For investors, the absence of a clear growth strategy or turnaround plan in the report is a major red flag. While management has cut spending, these are defensive moves, not offensive ones. Investing in Dynatronics now means betting on an unarticulated future plan, accepting extremely high risk, and understanding that the company's current financial state offers little room for error. It's a situation where even small missteps could have outsized consequences for shareholder value.

What Usually Happens Next

Following this concerning 10-K filing, investors should closely monitor Dynatronics Corp for immediate strategic responses from management. The company is in a precarious financial position, and the market will be looking for concrete plans to reverse sales declines, improve profitability, and address the significant debt burden. Expect potential announcements regarding cost-cutting measures beyond equipment purchases, efforts to renegotiate debt or lease terms, or even considerations of asset sales to bolster cash reserves.

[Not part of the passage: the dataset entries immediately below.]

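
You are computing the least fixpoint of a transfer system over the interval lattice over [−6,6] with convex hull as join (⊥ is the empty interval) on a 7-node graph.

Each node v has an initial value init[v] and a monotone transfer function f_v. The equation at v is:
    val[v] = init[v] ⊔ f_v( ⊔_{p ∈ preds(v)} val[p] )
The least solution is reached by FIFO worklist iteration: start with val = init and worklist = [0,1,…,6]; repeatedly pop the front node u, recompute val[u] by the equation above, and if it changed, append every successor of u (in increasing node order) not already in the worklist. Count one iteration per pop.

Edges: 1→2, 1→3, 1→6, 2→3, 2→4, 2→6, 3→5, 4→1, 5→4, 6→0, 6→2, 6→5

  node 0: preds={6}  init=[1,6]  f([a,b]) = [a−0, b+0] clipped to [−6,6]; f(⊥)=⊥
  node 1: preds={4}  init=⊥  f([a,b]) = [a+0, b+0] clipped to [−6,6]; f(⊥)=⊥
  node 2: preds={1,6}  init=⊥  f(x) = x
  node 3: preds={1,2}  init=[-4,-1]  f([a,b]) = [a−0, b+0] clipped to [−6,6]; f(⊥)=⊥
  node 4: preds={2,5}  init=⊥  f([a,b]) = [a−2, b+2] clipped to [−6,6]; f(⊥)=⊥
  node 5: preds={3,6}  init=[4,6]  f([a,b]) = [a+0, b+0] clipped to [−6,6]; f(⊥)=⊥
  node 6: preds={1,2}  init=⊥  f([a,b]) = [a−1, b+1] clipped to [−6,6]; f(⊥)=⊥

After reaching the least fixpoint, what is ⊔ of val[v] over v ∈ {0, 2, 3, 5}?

[-6,6]

Worklist (24 pops):
  #1 pop 0: in=⊥ → [1,6] (no change)
  #2 pop 1: in=⊥ → ⊥ (no change)
  #3 pop 2: in=⊥ → ⊥ (no change)
  #4 pop 3: in=⊥ → [-4,-1] (no change)
  #5 pop 4: in=[4,6] → [2,6] (was ⊥); enqueue [1]
  #6 pop 5: in=[-4,-1] → [-4,6] (was [4,6]); enqueue [4]
  #7 pop 6: in=⊥ → ⊥ (no change)
  #8 pop 1: in=[2,6] → [2,6] (was ⊥); enqueue [2,3,6]
  #9 pop 4: in=[-4,6] → [-6,6] (was [2,6]); enqueue [1]
  #10 pop 2: in=[2,6] → [2,6] (was ⊥); enqueue [4]
  #11 pop 3: in=[2,6] → [-4,6] (was [-4,-1]); enqueue [5]
  #12 pop 6: in=[2,6] → [1,6] (was ⊥); enqueue [0,2]
  #13 pop 1: in=[-6,6] → [-6,6] (was [2,6]); enqueue [3,6]
  #14 pop 4: in=[-4,6] → [-6,6] (no change)
  #15 pop 5: in=[-4,6] → [-4,6] (no change)
  #16 pop 0: in=[1,6] → [1,6] (no change)
  #17 pop 2: in=[-6,6] → [-6,6] (was [2,6]); enqueue [4]
  #18 pop 3: in=[-6,6] → [-6,6] (was [-4,6]); enqueue [5]
  #19 pop 6: in=[-6,6] → [-6,6] (was [1,6]); enqueue [0,2]
  #20 pop 4: in=[-6,6] → [-6,6] (no change)
  #21 pop 5: in=[-6,6] → [-6,6] (was [-4,6]); enqueue [4]
  #22 pop 0: in=[-6,6] → [-6,6] (was [1,6]); enqueue []
  #23 pop 2: in=[-6,6] → [-6,6] (no change)
  #24 pop 4: in=[-6,6] → [-6,6] (no change)

Fixpoint:
  val[0] = [-6,6]
  val[1] = [-6,6]
  val[2] = [-6,6]
  val[3] = [-6,6]
  val[4] = [-6,6]
  val[5] = [-6,6]
  val[6] = [-6,6]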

The next critical milestones will be the upcoming quarterly earnings reports, particularly the Q1 2026 filing. Investors should scrutinize these reports for any signs of sales stabilization or growth, improved gross margins, and further progress on debt reduction. Crucially, watch for any explicit communication from management regarding a detailed turnaround strategy, including initiatives for product innovation, market expansion, or operational efficiencies that can drive revenue and restore profitability. Without such a plan, the company's ability to attract new capital or regain investor confidence will remain severely hampered.

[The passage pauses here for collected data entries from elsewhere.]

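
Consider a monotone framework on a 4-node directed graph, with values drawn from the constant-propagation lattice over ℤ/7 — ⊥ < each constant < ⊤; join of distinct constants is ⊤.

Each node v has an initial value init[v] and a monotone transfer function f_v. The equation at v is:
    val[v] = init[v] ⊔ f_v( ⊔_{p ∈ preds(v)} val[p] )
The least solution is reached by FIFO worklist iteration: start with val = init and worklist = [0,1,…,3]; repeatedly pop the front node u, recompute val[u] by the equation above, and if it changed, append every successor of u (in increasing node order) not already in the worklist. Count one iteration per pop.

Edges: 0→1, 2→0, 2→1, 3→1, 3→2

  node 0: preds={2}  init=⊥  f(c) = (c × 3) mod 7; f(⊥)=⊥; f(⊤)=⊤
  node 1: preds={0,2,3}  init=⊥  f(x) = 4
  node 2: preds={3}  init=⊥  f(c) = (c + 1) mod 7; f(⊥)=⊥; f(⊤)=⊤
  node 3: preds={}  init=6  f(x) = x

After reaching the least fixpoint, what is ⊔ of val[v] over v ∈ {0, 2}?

0

Iteration log — 6 steps:
  step 1. node 0  ⊔preds=⊥  new=⊥  stable
  step 2. node 1  ⊔preds=6  new=4  old=⊥  +wl: 
  step 3. node 2  ⊔preds=6  new=0  old=⊥  +wl: 0,1
  step 4. node 3  ⊔preds=⊥  new=6  stable
  step 5. node 0  ⊔preds=0  new=0  old=⊥  +wl: 
  step 6. node 1  ⊔preds=⊤  new=4  stable

Least fixpoint reached:
  node 0: 0
  node 1: 4
  node 2: 0
  node 3: 6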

Ultimately, the coming months will determine if Dynatronics can navigate its current challenges. Investors should watch for signs of successful execution on any announced strategies, particularly regarding cash flow generation beyond just cutting expenses, and a clear path to reducing its substantial liabilities. Failure to demonstrate tangible progress on these fronts could lead to further erosion of shareholder value, potential delisting concerns, or even more drastic measures like bankruptcy or a distressed sale. The focus will be on whether the small wins in cash management can evolve into sustainable operational improvements.

Financial Metrics

Revenue $27.4M
Net Income -$10.9M
Growth Rate -16%

Document Information

Analysis Processed

October 15, 2025 at 08:55 AM

Important Disclaimer

This AI-generated analysis is for informational purposes only and does not constitute financial or investment advice. Always consult with qualified professionals and conduct your own research before making investment decisions.